Les complications peuvent être d’ordre juridique. Le malade peut souffrir d’une discrimination au sein de la sphère professionnelle, rencontre des difficultés à contracter un prêt bancaire, doit renouveler son permis de conduire tous les 5 ans…
Enfin, pas toujours simple d’envisager des projets de vie, tels que de voyage ou des activités de loisirs dites ‘’à risques’’…

Autant de questions qui se posent et constituent des freins. Pour autant, rappellent les bénévoles de l’AFD 62, le patient diabétique ne doit pas renoncer à avoir une vie la plus normale possible. ‘’Beaucoup de choses simples peuvent être mises en œuvre qui facilitent la vie. D’abord respecter les 3 piliers essentiels que sont l’alimentation, l’activité physique et le traitement. Et puis toujours être à l’écoute de soi-même : le diabétique est son premier soignant. Enfin, il ne faut ne pas rester isolé, ne pas hésiter à se faire conseiller. Par exemple, en matière de prêt bancaire, il existe des conventions avec des assurances qui proposent des prix compétitifs et des garanties correctes.’’

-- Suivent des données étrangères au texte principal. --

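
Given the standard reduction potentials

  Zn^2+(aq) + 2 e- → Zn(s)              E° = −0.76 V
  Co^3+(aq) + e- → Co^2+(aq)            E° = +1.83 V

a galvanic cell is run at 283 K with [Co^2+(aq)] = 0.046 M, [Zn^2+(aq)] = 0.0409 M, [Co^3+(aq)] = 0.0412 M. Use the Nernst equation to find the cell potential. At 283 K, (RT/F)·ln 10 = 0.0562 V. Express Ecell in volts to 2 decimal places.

Since E°(Co³⁺/Co²⁺) > E°(Zn²⁺/Zn), Co³⁺/Co²⁺ serves as the cathode.
The standard potential is +1.83 − (−0.76) = +2.59 V and the balanced reaction transfers n = 2 electrons.
The balanced reaction is 2 Co^3+(aq) + Zn(s) → 2 Co^2+(aq) + Zn^2+(aq), so Q = ([Co^2+(aq)]^2·[Zn^2+(aq)]) / [Co^3+(aq)]^2 = 0.051 and log Q = −1.293.
E = E° − (0.0562/n)·log Q = +2.59 − (0.0562/2)(−1.293) = +2.63 V.

+2.63 V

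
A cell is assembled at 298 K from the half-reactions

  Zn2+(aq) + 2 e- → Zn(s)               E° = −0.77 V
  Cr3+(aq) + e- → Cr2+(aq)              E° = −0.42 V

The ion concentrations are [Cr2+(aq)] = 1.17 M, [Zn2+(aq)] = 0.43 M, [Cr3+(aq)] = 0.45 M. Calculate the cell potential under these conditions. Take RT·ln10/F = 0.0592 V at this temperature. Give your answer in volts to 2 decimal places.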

La permanence constitue une aide pour avancer. Les patients qui souhaitent aller plus loin dans l’échange peuvent aussi intégrer des groupes de rencontres et de soutien animés par des patients experts de l’AFD 62.

AFD 62 : présidente, Aline Dupied, tél. 03 21 26 55 60 ou 06 72 46 13 18.

Les personnes souffrant de diabète peuvent également bénéficier d'un accompagnement individuel ou collectif avec l’association PREVART qui tient des permanences et ateliers à la MIPPS.

 

Le diabète, c'est quoi ? 

Le diabète est une maladie du pancréas qui entraîne une augmentation anormale du sucre dans le sang et l’apparition du sucre dans les urines. Il existe deux types de diabète. Le diabète de type I atteint surtout des personnes jeunes. Il nécessite un traitement quotidien par de l’insuline. Le diabète de type II (9 cas dur 10) atteint plutôt des personnes de plus de quarante ans en situation de surpoids. Il peut être traité par un régime et/ou des médicaments.
En France, 3 millions de personnes sont concernées et l'on estime à 500 000 personnes le nombre de diabétiques qui s’ignorent. Cette maladie ne présente souvent pas de symptômes visibles et évolue de façon insidieuse et silencieuse. On diagnostique trop souvent un cas de diabète après l’apparition des premières complications. Non soigné, le diabète peut en effet provoquer à plus ou moins long terme des lésions de différents organes. La plupart des complications liées au diabète peuvent être évitées ou retardées pour longtemps si le diabète est traité correctement.